起業における理想とは

夢 起業

起業には、理想と現実がつきまとうわけですが、最初は理想を掲げ、しばらくすると、現実対応で精一杯となり、何のための起業だっけとなる方も多いようです。

現実だけ見ていても、起業した自分自身が盛り上がりませんし、理想があるからこそ、厳しい時でも踏ん張ろうと思います。しかし、私の初めての起業と同様、起業時に明確な理想がない方も少なくありません。

夢と志

理想がないというより、平たく言ってしまえば、「儲かりたい」などの自己の願望が大半を占めている、という方が正確かもしれません。

これはこれで、しばらくは自分を支えることができますが、ある程度の望みが叶ったその先に未来は描けないわけですから、私の場合、最終的には息も絶え絶え、頑張れなくなりました。

2回目の起業の時は、未婚化・少子化という社会課題を改善する一助となりたい、という思いが真ん中にある起業だったため、やっていることの意味や自尊心を感じることができ、余計な迷いがなく、以前とは違い、清々しく仕事をさせていただきました。

違った言葉でいえば、自分の願望である「夢」と、社会を良くするという「志」に分けられます。

「志」というと、「幕末の志士」というぐらいですから、その時代を思い浮かべずにはいられません。

NHK大河ドラマで放映している「西郷どん」をはじめ、明治時代を作った幕末の偉人にまつわる話には、枚挙に暇がありません。

その系譜をたどると、松下村塾を作った吉田松陰が次の時代の理想を掲げ、西郷隆盛もそうですが、高杉晋作、久坂玄瑞、伊藤博文、勝海舟など、その後に続いた人々が、行動を起こし、明治維新の実現となりました。

そこで精力的に行動した人々の根底にあった共通認識は、このままの日本では、欧米に侵略されてしまうという「強烈な危機意識」でした。

やるべきか、やらざるべきか

幕末を舞台とした多くの作品で、登場する彼らの行動基準は、「やるべきか、やらざるべきか」でした。

私達が度々使う、同じような言葉に「やれるか、やれないか」というのがあります。

この言葉は、結果を気にして「できそうならやる、できそうもないなら諦める」という意味ですが、「やるべきか、やらざるべきか」は、 そんな悠長なトーンではないわけです。

侵略されるかもしれない。立ち向かえない現体制を継続する選択肢はない。そしてそれをやり遂げるのは、自分以外に誰がいるのだ。

今のままだと確実に訪れる不都合な未来に対して、 自分の使命として人生を掛けるのか、もしくは、ただ指をくわえて見ているだけか、という選択肢でした。

この気概を持つ人同士が触発しあったからこそ、新しい時代を切り開けたわけです。

危機意識と行動の関係

起業に限らず、その人なりの「問題意識」を持つことが重要だといわれますが、そこから行動に結びつくまでには、大きな隔たりが存在します。

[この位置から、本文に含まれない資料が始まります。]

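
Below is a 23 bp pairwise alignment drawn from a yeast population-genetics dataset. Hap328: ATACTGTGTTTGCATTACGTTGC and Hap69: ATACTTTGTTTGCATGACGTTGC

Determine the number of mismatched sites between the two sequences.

2

Differing sites — 6:G/T; 16:T/G.
That gives 2 mismatches out of 23 aligned sites, so the Hamming distance is 2.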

これに対して、強烈な「危機意識」は、自身を内面から駆り立て、動かずにはいられなくなり、厳しい現実に立ち向かいながらも、やり遂げる行動力を生み出します。

「このままでは欧米に侵略される」という強烈な危機意識が、障害だらけで、気の遠くなるような「天皇中心の中央集権による、近代国家に作り変える」という理想を実現するための、圧倒的で、時に狂信的といわれる行動に向かわせたのではないでしょうか。

構造的問題への挑戦

私の最初の起業時と同様、何のための事業なのか、何のための起業なのか分からない、という悩みを吐露される方が、少なからずいらっしゃいますが、その切迫感や意識は非常に重要です。

足元を眺めれば、自分が所属する世代、地域、国、業界など、構造的な問題が何も存在しないフィールドはありません。

見聞きする中で、自身が決して見逃せないと思える状況や危機が、自分のとっての「やるべきか、やらざるべきか」を検討できる対象ではないでしょうか。

自分が立ち上がるフィールドは、今、自分がいるフィールドの中に必ずあるはずです。

強烈な危機意識から始まった理想は、どんな厳しい状況であっても、それを乗り越える命綱となり、そのフィールドを作り変える変革をもたらし、他者を守ります。

もちろん、キラキラ輝く世界を理想と捉え、形にするという考え方もあると思いますが、現実をより良く変革する価値や影響力が、今私達が生きている時代には、至るところで必要とされているのではないでしょうか。